Handling with precision
Tom Shelley reports on some of the innovations buried within a remotely operated handling unit developed for the Royal Navy.
A very low profile, battery powered tractor unit for manoeuvring helicopters and aircraft on a hanger deck being used by the Royal Navy is setting standards in digital controllability and adaptability.
A portable console controls its movements allowing the operator to stand a safe distance away. And because all four wheels are separately controlled, it steers better than previous designs and is part of a growing family of products that are designed to safely take hold of and manoeuvre literally anything that is heavy and mounted on wheels.
It is produced by Douglas Equipment in Cheltenham, a company with a well established reputation for building conventional aircraft towing tractors of various sizes and capabilities. The unit has a very low profile unit, only 350mm high and 215mm in the middle with 70mm ground clearance.
It can nonetheless lock onto and tow up to 25tonnes if the object has wheels in contact with the ground. Its initial intended function is moving a Lynx Mark8 helicopter from a hanger on a moving vessel likely to be pitching in various directions. This makes the control critical as the ship motion could easily lead to the helicopter being damaged.
It uses four solid polyurethane wheels: two drive wheels and two idlers to steer. The drive wheels are each powered by 1.2kW separately excited DC hub motor controlled by pulse width modulation. The torque on each drive motor is proportioned according to the required steering angle.
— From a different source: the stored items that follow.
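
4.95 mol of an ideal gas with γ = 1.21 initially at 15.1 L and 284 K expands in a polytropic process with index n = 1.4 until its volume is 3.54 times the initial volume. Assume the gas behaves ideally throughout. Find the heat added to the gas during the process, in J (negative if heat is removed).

-10500 J

P₁ = nRT₁/V₁ = 4.95×8.314×284/15.1 = 774 kPa.
Polytropic n=1.4: T₂ = T₁(V₁/V₂)^(n−1) = 284×(0.282)^0.40 = 171 K; P₂ = P₁(V₁/V₂)^n = 132 kPa.
W = (P₁V₁−P₂V₂)/(n−1) = (774×15.1−132×53.5)/0.40 = 11600 J.
ΔU = nCvΔT = 4.95×39.6×(171−284) = -22100 J.
Q = ΔU + W = -10500 J.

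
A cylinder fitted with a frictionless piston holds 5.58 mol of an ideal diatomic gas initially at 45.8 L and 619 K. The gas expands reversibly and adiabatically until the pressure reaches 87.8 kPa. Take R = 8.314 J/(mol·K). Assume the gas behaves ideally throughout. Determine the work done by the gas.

30900 J

P₁ = nRT₁/V₁ = 5.58×8.314×619/45.8 = 627 kPa.
Adiabatic: T₂/T₁ = (P₂/P₁)^((γ−1)/γ) ⇒ T₂ = 619×(0.140)^0.286 = 353 K; V₂ = 187 L.
ΔU = nCvΔT = 5.58×20.8×(353−619) = -30900 J.
Q = 0 for an adiabatic process, so W = −ΔU = 30900 J.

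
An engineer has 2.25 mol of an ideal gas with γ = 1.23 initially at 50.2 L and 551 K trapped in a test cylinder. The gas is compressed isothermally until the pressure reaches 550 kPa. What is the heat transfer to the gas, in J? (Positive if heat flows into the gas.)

-10200 J

P₁ = nRT₁/V₁ = 2.25×8.314×551/50.2 = 205 kPa.
Isothermal: T stays 551 K; PV = const ⇒ V₂ = 18.7 L, P₂ = 550 kPa.
ΔU = 0 (ideal gas, T constant).
W = nRT ln(V₂/V₁) = 2.25×8.314×551×ln(0.373) = -10200 J.
Q = ΔU + W = -10200 J.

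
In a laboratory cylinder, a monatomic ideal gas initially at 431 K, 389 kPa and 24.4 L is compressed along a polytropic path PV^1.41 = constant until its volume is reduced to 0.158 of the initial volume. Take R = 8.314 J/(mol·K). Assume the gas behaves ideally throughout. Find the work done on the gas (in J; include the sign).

n = P₁V₁/(RT₁) = 389×24.4/(8.314×431) = 2.65 mol.
Polytropic n=1.41: T₂ = T₁(V₁/V₂)^(n−1) = 431×(6.33)^0.41 = 918 K; P₂ = P₁(V₁/V₂)^n = 5250 kPa.
W = (P₁V₁−P₂V₂)/(n−1) = (389×24.4−5250×3.86)/0.41 = -26200 J.
Work done on the gas = −W_by = 26200 J.

26200 J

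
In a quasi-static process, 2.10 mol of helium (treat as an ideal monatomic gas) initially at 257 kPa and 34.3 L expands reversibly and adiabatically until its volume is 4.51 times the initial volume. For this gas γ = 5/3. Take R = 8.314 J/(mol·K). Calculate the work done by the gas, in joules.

T₁ = P₁V₁/(nR) = 257×34.3/(2.10×8.314) = 505 K.
Adiabatic: TV^(γ−1) = const ⇒ T₂ = 505×(0.222)^0.667 = 185 K; PV^γ = const ⇒ P₂ = 20.9 kPa.
ΔU = nCvΔT = 2.10×12.5×(185−505) = -8380 J.
Q = 0 for an adiabatic process, so W = −ΔU = 8380 J.

8380 J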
Douglas Equipment, design engineer, Paul Channon, says: "This allows the drive wheels to be driven through an electronic differential and, you can set up full Ackerman steering, so that all the wheels trace out circles of different radii without scuffing. As a result, the turning circle is a smooth 2.5m, close to the width of the tractor – 2.56m.
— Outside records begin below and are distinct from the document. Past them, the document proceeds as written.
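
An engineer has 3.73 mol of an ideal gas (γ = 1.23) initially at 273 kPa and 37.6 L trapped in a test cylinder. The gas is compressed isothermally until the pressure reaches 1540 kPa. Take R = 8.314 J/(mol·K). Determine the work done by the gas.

-17800 J

T₁ = P₁V₁/(nR) = 273×37.6/(3.73×8.314) = 331 K.
Isothermal: T stays 331 K; PV = const ⇒ V₂ = 6.67 L, P₂ = 1540 kPa.
W = nRT ln(V₂/V₁) = 3.73×8.314×331×ln(0.177) = -17800 J.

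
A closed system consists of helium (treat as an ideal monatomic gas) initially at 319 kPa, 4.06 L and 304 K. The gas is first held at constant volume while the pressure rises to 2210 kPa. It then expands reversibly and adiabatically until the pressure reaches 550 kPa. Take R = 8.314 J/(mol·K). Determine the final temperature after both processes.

1210 K

n = P₁V₁/(RT₁) = 319×4.06/(8.314×304) = 0.512 mol.
Step 1 — Isochoric: V stays 4.06 L; P/T = const ⇒ T₂ = 2110 K, P₂ = 2210 kPa.
W = 0 (no volume change).
ΔU = nCvΔT = 0.512×12.5×(2110−304) = 11500 J.
Q = ΔU = 11500 J.
State after step 1: P = 2210 kPa, V = 4.06 L, T = 2110 K.
Step 2 — Adiabatic: T₂/T₁ = (P₂/P₁)^((γ−1)/γ) ⇒ T₂ = 2110×(0.249)^0.400 = 1210 K; V₂ = 9.35 L.
ΔU = nCvΔT = 0.512×12.5×(1210−2110) = -5740 J.
Q = 0 for an adiabatic process, so W = −ΔU = 5740 J.
Net over both steps: W = 5740 J, Q = 11500 J, ΔU = 5770 J.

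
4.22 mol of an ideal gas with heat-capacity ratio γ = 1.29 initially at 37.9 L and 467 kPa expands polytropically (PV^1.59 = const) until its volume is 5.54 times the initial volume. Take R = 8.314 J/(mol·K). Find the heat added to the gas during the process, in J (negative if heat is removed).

T₁ = P₁V₁/(nR) = 467×37.9/(4.22×8.314) = 504 K.
Polytropic n=1.59: T₂ = T₁(V₁/V₂)^(n−1) = 504×(0.181)^0.59 = 184 K; P₂ = P₁(V₁/V₂)^n = 30.7 kPa.
W = (P₁V₁−P₂V₂)/(n−1) = (467×37.9−30.7×210)/0.59 = 19100 J.
ΔU = nCvΔT = 4.22×28.7×(184−504) = -38800 J.
Q = ΔU + W = -19700 J.

-19700 J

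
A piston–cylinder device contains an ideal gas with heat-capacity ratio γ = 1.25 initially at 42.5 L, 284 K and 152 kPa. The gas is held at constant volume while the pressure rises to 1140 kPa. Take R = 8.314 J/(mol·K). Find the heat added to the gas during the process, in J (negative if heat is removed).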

"Maximum tractive force is 2,268N and electromagnetic brakes are automatically applied when there is no power."
Batteries are two conventional 24V traction battery packs giving a total of 205Ah. Duration on one charge is 3,500m pulling an aircraft weighing 25,000kg or 3.5hour continual movement pulling an 18,000kg load.
Before starting, the operator identifies the aircraft type to be moved and selects it on the controller. This sets the maximum tractive effort within strict parameters laid down by the aircraft manufacturer for the particular aircraft.
A particular ingenious innovation is the way the towing arms latch onto the nose or tail wheels. Almost all helicopters, even Russian ones, have a hollow shaft to allow the attachment of a conventional tow bar. What Douglas has devised is an adaptor plate with a pin that goes into this hollow shaft. The adaptor plate, regardless of exactly what height it is at may then be grasped by a hexagonal array of spring loaded pins on the inside of each of the arms.
These are pressed in by the arms being moved together under hydraulic pressure until the pins that have not gone into the holes are pushed back. Hydraulic pressure is 196bar and pin clamp pressure is 10.3MPa.
A number of navies now use or have ordered the handlers. The Royal Navy intends to eventually have 70. Channon says: "Anything on wheels, we will move it. The handler was equally good at moving boat trailers, generators and compressors."